Subsidiary of HSBC Holdings plc headquartered in San José, Costa Rica

Banco HSBC (Costa Rica), S.A. was a subsidiary of HSBC Holdings plc headquartered in San José, Costa Rica. The bank provided personal banking and corporate banking services to Costa Rica. In 2012 Banco Davivienda acquired HSBC Costa Rica and renamed it as Banco Davivienda Costa Rica.

==History==
In November 2006, HSBC acquired Grupo Banistmo, the leading banking group in Central America, giving HSBC access to new markets, with operations in Colombia, Costa Rica, El Salvador, Honduras, Nicaragua, and Panama.

Following the acquisition, HSBC rebranded Banistmo's operations in Costa Rica under the HSBC name. By 2011, HSBC Costa Rica served retail, commercial, and corporate banking clients through 29 branches, with total assets amounting to approximately US$1.4 billion as of September 30, 2011.
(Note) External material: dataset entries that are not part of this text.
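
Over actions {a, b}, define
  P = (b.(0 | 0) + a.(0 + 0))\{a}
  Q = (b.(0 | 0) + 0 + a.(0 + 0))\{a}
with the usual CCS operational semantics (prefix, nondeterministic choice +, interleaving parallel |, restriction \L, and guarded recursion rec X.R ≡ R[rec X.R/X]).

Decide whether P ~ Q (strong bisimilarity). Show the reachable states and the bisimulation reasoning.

bisimilar

Reachable graph of P (2 states):
  p0 = (b.(0 | 0) + a.(0 + 0))\{a} | --b--▸ p1
  p1 = (0 | 0)\{a} | ∅
Reachable graph of Q (2 states):
  q0 = (b.(0 | 0) + 0 + a.(0 + 0))\{a} | --b--▸ q1
  q1 = (0 | 0)\{a} | ∅
Coarsest stable partition (strong bisimilarity classes):
  B0 = {p0, q0}
  B1 = {p1, q1}
p0 ∈ B0, q0 ∈ B0 → same block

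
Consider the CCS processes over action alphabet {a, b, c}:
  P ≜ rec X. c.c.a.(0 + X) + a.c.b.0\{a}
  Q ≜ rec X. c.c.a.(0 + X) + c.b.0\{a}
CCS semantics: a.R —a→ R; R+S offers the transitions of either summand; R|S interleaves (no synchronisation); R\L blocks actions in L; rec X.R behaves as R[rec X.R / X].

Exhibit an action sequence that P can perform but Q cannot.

a

Reachable graph of P (7 states):
  u0 = rec X. c.c.a.(0 + X) + a.c.b.0\{a} has moves -a-> u1, -c-> u2
  u1 = c.b.0\{a} has moves -c-> u3
  u2 = c.a.(0 + (rec X. c.c.a.(0 + X) + a.c.b.0\{a})) has moves -c-> u4
  u3 = b.0\{a} has moves -b-> u5
  u4 = a.(0 + (rec X. c.c.a.(0 + X) + a.c.b.0\{a})) has moves -a-> u6
  u5 = 0\{a} has moves ∅
  u6 = 0 + (rec X. c.c.a.(0 + X) + a.c.b.0\{a}) has moves -a-> u1, -c-> u2
Reachable graph of Q (6 states):
  v0 = rec X. c.c.a.(0 + X) + c.b.0\{a} has moves -c-> v1, -c-> v2
  v1 = b.0\{a} has moves -b-> v3
  v2 = c.a.(0 + (rec X. c.c.a.(0 + X) + c.b.0\{a})) has moves -c-> v4
  v3 = 0\{a} has moves ∅
  v4 = a.(0 + (rec X. c.c.a.(0 + X) + c.b.0\{a})) has moves -a-> v5
  v5 = 0 + (rec X. c.c.a.(0 + X) + c.b.0\{a}) has moves -c-> v1, -c-> v2
Trace ⟨a⟩ through P, begin at {u0}:
  [1] a ⇒ {u1}
  P completes σ.
Trace ⟨a⟩ through Q, begin at {v0}:
  [1] a ⇒ ∅ (Q stuck)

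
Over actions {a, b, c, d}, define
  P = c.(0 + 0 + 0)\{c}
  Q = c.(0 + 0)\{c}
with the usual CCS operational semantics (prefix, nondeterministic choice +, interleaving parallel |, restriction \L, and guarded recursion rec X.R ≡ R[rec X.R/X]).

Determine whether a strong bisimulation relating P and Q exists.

P ~ Q

P's transition system — 2 states:
  p0 = c.(0 + 0 + 0)\{c} | ··c··> p1
  p1 = (0 + 0 + 0)\{c} | deadlocked
Q's transition system — 2 states:
  q0 = c.(0 + 0)\{c} | ··c··> q1
  q1 = (0 + 0)\{c} | deadlocked
Bisimilarity quotient blocks:
  B0 = {p0, q0}
  B1 = {p1, q1}
p0 ∈ B0, q0 ∈ B0 → same block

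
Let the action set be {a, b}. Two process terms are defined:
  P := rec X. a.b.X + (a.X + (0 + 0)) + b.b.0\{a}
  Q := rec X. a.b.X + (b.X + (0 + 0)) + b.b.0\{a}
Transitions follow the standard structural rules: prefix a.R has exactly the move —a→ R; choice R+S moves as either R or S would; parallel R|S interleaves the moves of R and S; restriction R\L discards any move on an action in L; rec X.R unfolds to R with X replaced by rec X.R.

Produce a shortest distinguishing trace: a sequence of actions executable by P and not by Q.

LTS(P): 4 reachable states
  u0 = rec X. a.b.X + (a.X + (0 + 0)) + b.b.0\{a} :: —a→ u0, —a→ u1, —b→ u2
  u1 = b.(rec X. a.b.X + (a.X + (0 + 0)) + b.b.0\{a}) :: —b→ u0
  u2 = b.0\{a} :: —b→ u3
  u3 = 0\{a} :: deadlocked
LTS(Q): 4 reachable states
  v0 = rec X. a.b.X + (b.X + (0 + 0)) + b.b.0\{a} :: —a→ v1, —b→ v0, —b→ v2
  v1 = b.(rec X. a.b.X + (b.X + (0 + 0)) + b.b.0\{a}) :: —b→ v0
  v2 = b.0\{a} :: —b→ v3
  v3 = 0\{a} :: deadlocked
Trace ⟨aa⟩ through P, begin at {u0}:
  after a @ step 1: {u0, u1}
  after a @ step 2: {u0, u1}
  ✓ P
Trace ⟨aa⟩ through Q, begin at {v0}:
  after a @ step 1: {v1}
  after a @ step 2: no successor for Q

aa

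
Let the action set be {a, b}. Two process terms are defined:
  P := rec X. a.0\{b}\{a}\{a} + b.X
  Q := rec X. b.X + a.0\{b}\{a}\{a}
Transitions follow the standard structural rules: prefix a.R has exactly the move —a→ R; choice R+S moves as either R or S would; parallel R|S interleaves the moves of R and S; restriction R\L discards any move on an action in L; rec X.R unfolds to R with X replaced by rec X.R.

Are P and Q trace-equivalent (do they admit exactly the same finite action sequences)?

YES

P's transition system — 2 states:
  s0 = rec X. a.0\{b}\{a}\{a} + b.X → =a=> s1, =b=> s0
  s1 = 0\{b}\{a}\{a} → (no moves)
Q's transition system — 2 states:
  t0 = rec X. b.X + a.0\{b}\{a}\{a} → =a=> t1, =b=> t0
  t1 = 0\{b}\{a}\{a} → (no moves)
Coarsest stable partition (strong bisimilarity classes):
  B0 = {s0, t0}
  B1 = {s1, t1}
s0 ∈ B0, t0 ∈ B0 → same block
Bisimilar ⇒ trace-equivalent.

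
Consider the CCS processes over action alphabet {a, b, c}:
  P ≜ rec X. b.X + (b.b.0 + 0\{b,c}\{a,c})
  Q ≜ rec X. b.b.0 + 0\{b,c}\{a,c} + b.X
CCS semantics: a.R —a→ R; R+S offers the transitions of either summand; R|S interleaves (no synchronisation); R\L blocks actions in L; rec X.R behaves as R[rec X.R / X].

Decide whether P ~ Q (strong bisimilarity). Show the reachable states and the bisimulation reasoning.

P ~ Q

Reachable graph of P (3 states):
  u0 = rec X. b.X + (b.b.0 + 0\{b,c}\{a,c}) ⊢ =b=> u0, =b=> u1
  u1 = b.0 ⊢ =b=> u2
  u2 = 0 ⊢ (no moves)
Reachable graph of Q (3 states):
  v0 = rec X. b.b.0 + 0\{b,c}\{a,c} + b.X ⊢ =b=> v0, =b=> v1
  v1 = b.0 ⊢ =b=> v2
  v2 = 0 ⊢ (no moves)
Coarsest stable partition (strong bisimilarity classes):
  B0 = {u0, v0}
  B1 = {u1, v1}
  B2 = {u2, v2}
u0 ∈ B0, v0 ∈ B0 → same block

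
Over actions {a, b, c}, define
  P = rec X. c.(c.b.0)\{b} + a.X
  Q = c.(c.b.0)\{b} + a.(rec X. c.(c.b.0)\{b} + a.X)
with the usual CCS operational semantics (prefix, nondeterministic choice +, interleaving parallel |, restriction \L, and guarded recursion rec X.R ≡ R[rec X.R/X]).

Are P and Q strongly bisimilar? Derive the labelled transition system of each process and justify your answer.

YES

P's transition system — 3 states:
  u0 = rec X. c.(c.b.0)\{b} + a.X | —a→ u0, —c→ u1
  u1 = (c.b.0)\{b} | —c→ u2
  u2 = (b.0)\{b} | (no moves)
Q's transition system — 4 states:
  v0 = c.(c.b.0)\{b} + a.(rec X. c.(c.b.0)\{b} + a.X) | —a→ v1, —c→ v2
  v1 = rec X. c.(c.b.0)\{b} + a.X | —a→ v1, —c→ v2
  v2 = (c.b.0)\{b} | —c→ v3
  v3 = (b.0)\{b} | (no moves)
Bisimilarity quotient blocks:
  B0 = {u0, v0, v1}
  B1 = {u1, v2}
  B2 = {u2, v3}
u0 ∈ B0, v0 ∈ B0 → same block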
In January 2012, as part of a strategic plan to streamline its operations and focus on core markets, HSBC announced the sale of its businesses in Costa Rica, El Salvador, and Honduras to Banco Davivienda for US$801 million. The sale of the Costa Rican operation was valued at US$300 million.

In December 2012, the transaction was completed. Banco Davivienda took over HSBC Costa Rica's operations and rebranded them as Banco Davivienda (Costa Rica) S.A., Davivienda Puesto de Bolsa (Costa Rica) S.A., and Davivienda Sociedad Agencia de Seguros (Costa Rica) S.A.